Von Erwin Lausch

Nur sechs Stunden dauerte es, bis das notwendige Kapital bei den Banken gezeichnet war: Das neueste Projekt Dr. Leo Krutoffs, des Initiators und Mitbegründers der "Deutschen Klinik für Diagnostik" in Wiesbaden (von Vereinfachem gern "Deutsche Mayo-Klinik" genannt), war finanziell gesichert. Das als Kapitalanlage so hochgeschätzte Projekt heißt "Deutsche Zentren für Medizinische Vorsorge GmbH & Co", abgekürzt "dzm".

Ziel der Gesellschaft ist die Einrichtung von vorerst fünf Spezialinstituten, die ausschließlich der Vorsorgemedizin dienen sollen. Sie sollen sich also der Aufdeckung von Krankheiten bereits zu einem Zeitpunkt widmen, zu dem der oder die Betroffene von der drohenden Gefahr noch nichts spürt und zu dem die Chancen der Heilung oder wenigstens Verzögerung des Krankheitsprozesses oft ungleich günstiger sind als in weiter fortgeschrittenem Stadium des Leidens.

Erst im Februar dieses Jahres, so erzählt Krutoff mit berechtigtem Stolz, habe die Vorsorge-Gesellschaft, als deren Aufsichtsratsvorsitzender er fungiert, ihre Tätigkeit aufgenommen. Anfang November werden die ersten beiden Zentren eröffnet – am 2. November in Frankfurt, am 11. November in München. Zentren in Hamburg, Stuttgart und Essen sollen folgen.

Schon mit der Wiesbadener Klinik für Diagnostik hatte Krutoff den Medizinbetrieb in der Bundesrepublik um ein neues Element bereichert. In der Klinik werden nur Diagnosen gestellt, behandelt wird zu Hause. Nach Wiesbaden reisen Patienten, die "Problemfälle" sind und die von dem vielseitig spezialisierten Ärzteteam und den modernen Untersuchungsgeräten eine Klärung ihrer Beschwerden erhoffen. Wer bisher, sich gesund wähnend, nur zur Inspektion nach Wiesbaden fuhr, kann künftig eine Menge Geld sparen. Diese Aufgabe sollen die Zentren für Medizinische Vorsorge übernehmen, die Krutoff jetzt einrichtet. Der Patient, der sich gesund fühlt, braucht nicht länger Spezialisten in Anspruch zu nehmen, die die Ursache rätselhafter Krankheitserscheinungen herausfinden sollen. Er kann sich in einem Vorsorge-Zentrum einem Standardprogramm von Untersuchungen und Tests unterziehen, die Hinweise auf drohende Gefahren geben.

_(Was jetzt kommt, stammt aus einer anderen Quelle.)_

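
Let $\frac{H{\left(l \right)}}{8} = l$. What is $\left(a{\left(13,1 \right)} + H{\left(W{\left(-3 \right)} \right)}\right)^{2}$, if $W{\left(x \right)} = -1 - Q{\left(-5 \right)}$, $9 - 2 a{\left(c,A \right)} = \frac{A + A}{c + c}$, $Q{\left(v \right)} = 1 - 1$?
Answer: $\frac{2116}{169} \approx 12.521$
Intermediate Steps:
$Q{\left(v \right)} = 0$ ($Q{\left(v \right)} = 1 - 1 = 0$)
$a{\left(c,A \right)} = \frac{9}{2} - \frac{A}{2 c}$ ($a{\left(c,A \right)} = \frac{9}{2} - \frac{\left(A + A\right) \frac{1}{c + c}}{2} = \frac{9}{2} - \frac{2 A \frac{1}{2 c}}{2} = \frac{9}{2} - \frac{A \frac{1}{c}}{2} = \frac{9}{2} - \frac{A}{2 c}$)
$W{\left(x \right)} = -1$ ($W{\left(x \right)} = -1 - 0 = -1 + 0 = -1$)
$H{\left(l \right)} = 8 l$
$\left(a{\left(13,1 \right)} + H{\left(W{\left(-3 \right)} \right)}\right)^{2} = \left(\frac{\left(-1\right) 1 + 9 \cdot 13}{2 \cdot 13} + 8 \left(-1\right)\right)^{2} = \left(\frac{1}{2} \cdot \frac{1}{13} \left(-1 + 117\right) - 8\right)^{2} = \left(\frac{1}{2} \cdot \frac{1}{13} \cdot 116 - 8\right)^{2} = \left(\frac{58}{13} - 8\right)^{2} = \left(- \frac{46}{13}\right)^{2} = \frac{2116}{169}$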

Mit den Vorsorge-Zentren zielt Krutoff auf einen sehr großen Kreis von Interessenten. Die ersten fünf Zentren, die zur Zeit im Bau oder in Planung sind, bezeichnet er lediglich als "erste Ausbaustufe". Nach jahrelangem Gerede von Ärztefunktionären, Politikern und Wissenschaftlern darüber, daß Vorsorgemedizin die Medizin der Zukunft sei, hat sich Krutoff offenbar als erster in der Bundesrepublik Gedanken darüber gemacht, wie Vorsorgemedizin rationell – und nur dann ist sie überhaupt in größerem Rahmen durchführbar – zu praktizieren sei. Jedenfalls hat er als erster gehandelt.

Weder Krankenhäuser noch niedergelassene Ärzte sind darauf eingerichtet, alle Vorsorge-Untersuchungen vorzunehmen, die heute nach dem Stand der medizinischen Erkenntnis notwendig erscheinen. Es fehlen die zum Teil sehr teuren Spezialgeräte, die sich wiederum nur bei ständigem Gebrauch rentieren. Es fehlt das speziell geschulte medizinische Hilfspersonal, das die in der Praxis oft vom Arzt vorgenommenen Standarduntersuchungen routinierter und billiger ausführt. Und es fehlt vor allem die Organisation, die es ermöglicht, sämtliche Untersuchungen, auch wenn sie verschiedenen medizinischen Fachbereichen angehören, in einer für den Patienten zumutbaren Zeit vorzunehmen.